In this chapter, you were introduced to organizational culture and climate as well as their differentiating characteristics. You should also know now that they matter—a poor organizational culture, in many ways, can be a make-or-break factor for an organization. Organizational cultures are often taken very seriously by organizations. By learning about organizational cultures and how they work, you are improving your employability by enabling you to adapt to distinct types of cultures, to craft positive organizational cultures if you are to be in a leadership position, and to demonstrate your fit with the values of a company at which you are interviewing. You are also aware of the negative aspects of organizational culture, which will help you avoid or circumvent potentially troublesome situations when you are either on the job or applying to an organization that might have a negative organizational culture. In this chapter, you improved your communication skills by considering the forces of organizational culture change, learning how to be a better leader, differentiating between compassionate cultures in the banking industry, and debating whether it is possible to “measure” organizational culture. In the next section, you will improve your critical thinking and knowledge application and analysis skills by designing an organizational culture of your own, examining how cultures can encourage dishonesty or corruption, discussing how aspects of office and organizational design contribute to organizational culture, and questioning the pros and cons of an active culture.

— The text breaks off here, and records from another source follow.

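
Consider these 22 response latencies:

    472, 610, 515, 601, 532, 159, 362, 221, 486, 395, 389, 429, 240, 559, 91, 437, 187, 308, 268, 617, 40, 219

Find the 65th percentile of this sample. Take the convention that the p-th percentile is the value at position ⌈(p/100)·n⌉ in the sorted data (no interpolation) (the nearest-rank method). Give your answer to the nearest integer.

Sorted: 40, 91, 159, 187, 219, 221, 240, 268, 308, 362, 389, 395, 429, 437, 472, 486, 515, 532, 559, 601, 610, 617.
n = 22.
Position = ⌈65/100 · 22⌉ = ⌈14.3⌉ = 15.
The value at rank 15 is 472.

472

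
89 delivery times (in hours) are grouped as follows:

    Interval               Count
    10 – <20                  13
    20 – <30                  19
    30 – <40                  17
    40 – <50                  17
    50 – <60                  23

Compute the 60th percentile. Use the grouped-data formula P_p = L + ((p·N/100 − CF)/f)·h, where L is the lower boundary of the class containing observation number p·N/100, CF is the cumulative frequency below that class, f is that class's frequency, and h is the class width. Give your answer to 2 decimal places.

42.59

N = 89; target position k = 60/100 · 89 = 53.4.
Cumulative frequencies: 13, 32, 49, 66, 89.
Observation 53.4 falls in the class 40 – <50.
L = 40, CF = 49, f = 17, h = 10.
P60 = 40 + ((53.4 − 49)/17)·10 = 40 + 2.58824 = 42.5882.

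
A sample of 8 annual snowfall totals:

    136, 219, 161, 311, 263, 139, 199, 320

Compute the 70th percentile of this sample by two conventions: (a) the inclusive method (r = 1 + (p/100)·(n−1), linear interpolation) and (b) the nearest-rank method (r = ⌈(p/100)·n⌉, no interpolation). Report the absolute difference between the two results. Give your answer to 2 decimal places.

4.40

Sorted: 136, 139, 161, 199, 219, 263, 311, 320.
n = 8.
(a) r = 5.9; between ranks 5 (219) and 6 (263): 258.6.
(b) the nearest-rank method: rank 6 → 263.
|258.6 − 263| = 4.4.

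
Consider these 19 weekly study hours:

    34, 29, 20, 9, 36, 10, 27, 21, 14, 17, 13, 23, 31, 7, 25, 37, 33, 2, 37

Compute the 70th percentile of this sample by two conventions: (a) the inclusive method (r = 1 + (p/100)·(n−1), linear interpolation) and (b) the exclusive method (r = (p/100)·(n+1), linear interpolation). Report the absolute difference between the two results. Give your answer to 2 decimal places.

Sorted: 2, 7, 9, 10, 13, 14, 17, 20, 21, 23, 25, 27, 29, 31, 33, 34, 36, 37, 37.
n = 19.
(a) r = 13.6; between ranks 13 (29) and 14 (31): 30.2.
(b) r = 14 → value at rank 14 = 31.
|30.2 − 31| = 0.8.

0.80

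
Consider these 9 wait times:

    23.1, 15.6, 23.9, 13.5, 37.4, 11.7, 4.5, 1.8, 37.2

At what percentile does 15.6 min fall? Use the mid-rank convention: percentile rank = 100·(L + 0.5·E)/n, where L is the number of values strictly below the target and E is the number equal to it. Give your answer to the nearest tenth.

Sorted: 1.8, 4.5, 11.7, 13.5, 15.6, 23.1, 23.9, 37.2, 37.4.
Count below 15.6: L = 4; count equal: E = 1; n = 9.
Percentile rank = 100·(4 + 0.5·1)/9 = 100·4.5/9 = 50.

50.0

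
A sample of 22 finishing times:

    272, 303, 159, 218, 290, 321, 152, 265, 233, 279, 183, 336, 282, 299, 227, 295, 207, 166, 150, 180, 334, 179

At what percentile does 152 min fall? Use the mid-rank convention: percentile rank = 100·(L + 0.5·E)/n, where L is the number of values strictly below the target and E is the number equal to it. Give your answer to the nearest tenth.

6.8

Sorted: 150, 152, 159, 166, 179, 180, 183, 207, 218, 227, 233, 265, 272, 279, 282, 290, 295, 299, 303, 321, 334, 336.
Count below 152: L = 1; count equal: E = 1; n = 22.
Percentile rank = 100·(1 + 0.5·1)/22 = 100·1.5/22 = 6.818.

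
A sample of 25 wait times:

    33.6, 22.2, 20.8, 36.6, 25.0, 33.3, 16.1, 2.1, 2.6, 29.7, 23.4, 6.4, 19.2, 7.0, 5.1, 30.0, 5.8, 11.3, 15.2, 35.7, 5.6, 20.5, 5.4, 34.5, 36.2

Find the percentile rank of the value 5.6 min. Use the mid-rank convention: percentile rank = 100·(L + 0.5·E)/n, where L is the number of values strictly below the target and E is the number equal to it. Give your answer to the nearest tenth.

18.0

Sorted: 2.1, 2.6, 5.1, 5.4, 5.6, 5.8, 6.4, 7.0, 11.3, 15.2, 16.1, 19.2, 20.5, 20.8, 22.2, 23.4, 25.0, 29.7, 30.0, 33.3, 33.6, 34.5, 35.7, 36.2, 36.6.
Count below 5.6: L = 4; count equal: E = 1; n = 25.
Percentile rank = 100·(4 + 0.5·1)/25 = 100·4.5/25 = 18.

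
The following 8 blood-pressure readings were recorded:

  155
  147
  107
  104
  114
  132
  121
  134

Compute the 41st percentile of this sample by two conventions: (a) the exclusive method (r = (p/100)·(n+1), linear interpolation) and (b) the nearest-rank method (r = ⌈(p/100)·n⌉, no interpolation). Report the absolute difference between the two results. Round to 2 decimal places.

Sorted: 104, 107, 114, 121, 132, 134, 147, 155.
n = 8.
(a) r = 3.69; between ranks 3 (114) and 4 (121): 118.83.
(b) the nearest-rank method: rank 4 → 121.
|118.83 − 121| = 2.17.

2.17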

Experiential Exercise Culture Architects
Form groups of three to four students. Each group will be the founders of a new organization. The members of each group will draw on what they learned in the chapter and other materials to set the foundation for an effective organizational culture for their new company. Each group will need to provide the following information about their new culture and to justify their answers:
• Name of the organization
• Product or service provided
• Founding members
• Mission or vision statement
• Three primary values guiding the organization
• Five core beliefs that guide the conduct of business in the ¬organization
• Three examples of organizational policies, practices, or procedures that further the organization’s vision or that reinforce the values
• One or more artifacts or symbols that represent the organization’s mission or values (can be a logo, description of clothes, use of language or jargon, and so on)
- 16-7. Was it difficult to come to a consensus on any of these elements when crafting the culture? What sorts of disagreements arose and how did you solve them?
- 16-8. Do you think this foundation will definitely lead to the culture you intended? Why or why not? What sorts of changes, roadblocks, or other events might you see changing the culture or making it drift toward something that was not intended?
- 16-9. What types of specific socialization practices could you use so that new employees can best adapt to the organizational culture?
Ethical Dilemma Culture of Deceit
We have noted throughout the text that honesty is generally the best policy in managing OB. But that doesn’t mean honest dealing is always the rule in business.
Studies have found, in fact, that whole industries may encourage dishonesty. In one experiment, subjects were first asked either to think about their professional identities or to complete a generic survey. They were then asked to report on a series of coin flips; they were told in advance that the more times the coin showed heads, the more money they would make. The bankers who took the generic survey were about as honest in reporting coin flips as people who worked in other fields. The bankers told to think about their professional identities, however, exaggerated how often the coin turned up heads. People in other professions didn’t do so—the tie between professional identity and dishonesty was unique to those who worked in banking. These results are certainly not limited to the banking industry. Many other ways of priming people to think about financial transactions seem to generate more dishonesty. And studies have also found that many individuals feel pressured to engage in dishonest behavior to meet the bottom line. Money provides powerful motives for dishonesty.
Money motivations are strong in professional sports. For example, the number of top leaders in FIFA (Fédération Internationale de Football Association, the international governing body of association football [soccer], futsal, and beach soccer) who were indicted in 2015 suggests that behaving dishonestly has been accepted within FIFA and covering up for the dishonesty of others has been encouraged. Domenico Scala, FIFA’s audit and compliance committee chair, noted, “To support the change we need a culture that censures inappropriate behavior and enforces rules vigorously, fairly, and [is] responsive.” There is consensus that to overcome corruption, those in positions of authority must demonstrate commitment to an ethical culture. As Scala noted, “It is the leaders’ tone that ensures it is embedded at all levels of the organization. This must be honest and communicated with sincerity in both words and actions.” There may well be a tendency to become dishonest when there’s money to be made, so leaders may need to be especially vigilant and communicate clear expectations for ethical behavior.
Fortunately, evidence shows that asking people to focus on relationships and the way they spend their time can make them behave more honestly and helpfully. This suggests that a focus on the social consequences of our actions can indeed help to overcome corruption.
- 16-10. What are the negative effects of a culture that encourages dishonesty and corruption on an organization’s reputation and its employees?
- 16-11. Why might some organizations push employees to behave in a dishonest or corrupt manner? Are there personal benefits to corruption that organizational culture can counteract?
- 16-12. What actions can you take as a new employee if you are pressured to violate your own ethical standards at work? How might midlevel employees’ responses to this question differ from those of more senior managers?